Lawmakers in America cannot ignore the issue of child marriage in America anymore. Research indicates that around a quarter-million children, many as young as 10, were wed in this country between 2000 and 2010. News agencies around the world are noticing.

Following is an excerpt from an article by Fraidy Reiss, the founder and executive director of Unchained at Last, a nonprofit dedicated to helping women and girls in the U.S. to escape forced marriages.

Yet while several states have moved in recent months to strengthen their laws and raise their marriage age, legal loopholes in all 50 states still allow marriage before 18 – and many state legislators remain unconvinced that they need to end child marriage.

Some legislators continue to insist that pregnant girls should marry, despite highly publicized cases of such girls who were forced to marry their own rapists and despite research that shows pregnant teenage girls have better long-term outcomes if they don’t marry.

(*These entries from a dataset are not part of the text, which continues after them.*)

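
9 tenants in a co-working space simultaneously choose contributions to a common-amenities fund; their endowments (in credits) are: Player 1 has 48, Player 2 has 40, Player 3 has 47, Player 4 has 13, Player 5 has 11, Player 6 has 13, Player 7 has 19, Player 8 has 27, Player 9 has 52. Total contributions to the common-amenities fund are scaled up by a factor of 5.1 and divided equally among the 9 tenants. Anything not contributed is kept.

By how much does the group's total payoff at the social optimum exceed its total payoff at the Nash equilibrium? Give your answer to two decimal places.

The private return per contributed unit is 5.1/9 = 0.5667 < 1 for every player regardless of endowment, so the Nash equilibrium is zero contribution and the group total is Σ E_j = 48 + 40 + 47 + 13 + 11 + 13 + 19 + 27 + 52 = 270.
Each contributed unit returns 5.100 to the group, so the social optimum is full contribution by everyone: group total = 5.100 × 270 = 1377.00.
Efficiency loss = (5.100 − 1) × 270 = 1107.00.

1107.00 credits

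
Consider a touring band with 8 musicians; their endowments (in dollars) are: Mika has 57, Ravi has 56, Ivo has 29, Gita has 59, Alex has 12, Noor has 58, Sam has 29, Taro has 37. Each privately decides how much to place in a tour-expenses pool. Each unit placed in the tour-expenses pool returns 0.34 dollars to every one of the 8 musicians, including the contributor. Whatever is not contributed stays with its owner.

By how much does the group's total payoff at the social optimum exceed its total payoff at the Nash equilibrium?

579.64 dollars

The private return per contributed unit is 0.34 < 1 for everyone, so the Nash equilibrium is zero contribution and the group total is Σ E_j = 57 + 56 + 29 + 59 + 12 + 58 + 29 + 37 = 337.
Each contributed unit returns 2.720 to the group, so the social optimum is full contribution by everyone: group total = 2.720 × 337 = 916.64.
Efficiency loss = (2.720 − 1) × 337 = 579.64.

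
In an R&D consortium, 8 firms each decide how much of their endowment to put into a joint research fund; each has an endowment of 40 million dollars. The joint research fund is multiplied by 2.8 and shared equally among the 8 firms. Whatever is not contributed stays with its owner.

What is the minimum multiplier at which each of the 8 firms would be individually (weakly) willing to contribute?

A contributed unit returns (multiplier)/8 to its contributor.
This reaches 1 exactly when the multiplier is 8.

8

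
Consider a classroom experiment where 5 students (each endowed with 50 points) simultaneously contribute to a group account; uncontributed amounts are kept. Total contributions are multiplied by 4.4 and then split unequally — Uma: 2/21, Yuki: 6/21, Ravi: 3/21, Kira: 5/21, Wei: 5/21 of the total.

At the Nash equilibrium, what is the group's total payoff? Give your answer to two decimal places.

Each unit j contributes comes back to j as 4.4 × (j's share), so j prefers to contribute only if that share exceeds 1/4.4 = 0.2273; otherwise keeping the unit dominates.
Yuki, Kira and Wei are above the threshold, contributing 50 each; the remaining 2 contribute 0. Total contributed: 150.
The group account pays out 4.4 × 150 = 660.00 in total (split across the unequal shares, but the aggregate is all that matters for the group sum).
The 2 free-riders keep 50 each, adding 100. Group total = 100 + 660.00 = 760.00.

760.00 points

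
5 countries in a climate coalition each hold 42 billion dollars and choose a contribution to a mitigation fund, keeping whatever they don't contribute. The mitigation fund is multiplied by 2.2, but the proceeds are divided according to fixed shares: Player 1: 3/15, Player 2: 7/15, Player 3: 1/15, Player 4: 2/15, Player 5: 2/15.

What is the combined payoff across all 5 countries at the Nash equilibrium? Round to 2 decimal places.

A player with share s gets back 2.2·s per unit contributed, so full contribution is dominant for anyone with s > 1/2.2 = 0.4545 and zero contribution is dominant for anyone below.
Only Player 2 (7/15) clears that bar, contributing 42; the remaining 4 contribute 0. Total contributed: 42.
The mitigation fund pays out 2.2 × 42 = 92.40 in total (split across the unequal shares, but the aggregate is all that matters for the group sum).
The 4 free-riders keep 42 each, adding 168. Group total = 168 + 92.40 = 260.40.

260.40 billion dollars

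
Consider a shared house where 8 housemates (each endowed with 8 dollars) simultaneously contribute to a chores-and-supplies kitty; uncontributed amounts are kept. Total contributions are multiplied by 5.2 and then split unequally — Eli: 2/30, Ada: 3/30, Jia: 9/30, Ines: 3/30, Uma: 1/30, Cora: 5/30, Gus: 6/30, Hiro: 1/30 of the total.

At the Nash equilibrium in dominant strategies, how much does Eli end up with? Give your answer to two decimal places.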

Marriage before age 18 has such devastating, long-lasting consequences – undermining girls’ health, education and economic opportunities and increasing their risk of experiencing violence – that the U.S. state department considers marriage before 18 a “human rights abuse.” Furthermore, children can easily be forced into marriage or forced to stay in a marriage before they become legal adults, because they face overwhelming legal and practical barriers if they try to leave home, access a shelter, retain an attorney or bring a legal action. Even in a polarized age, we can all agree on ending child marriage. So, what’s the holdup?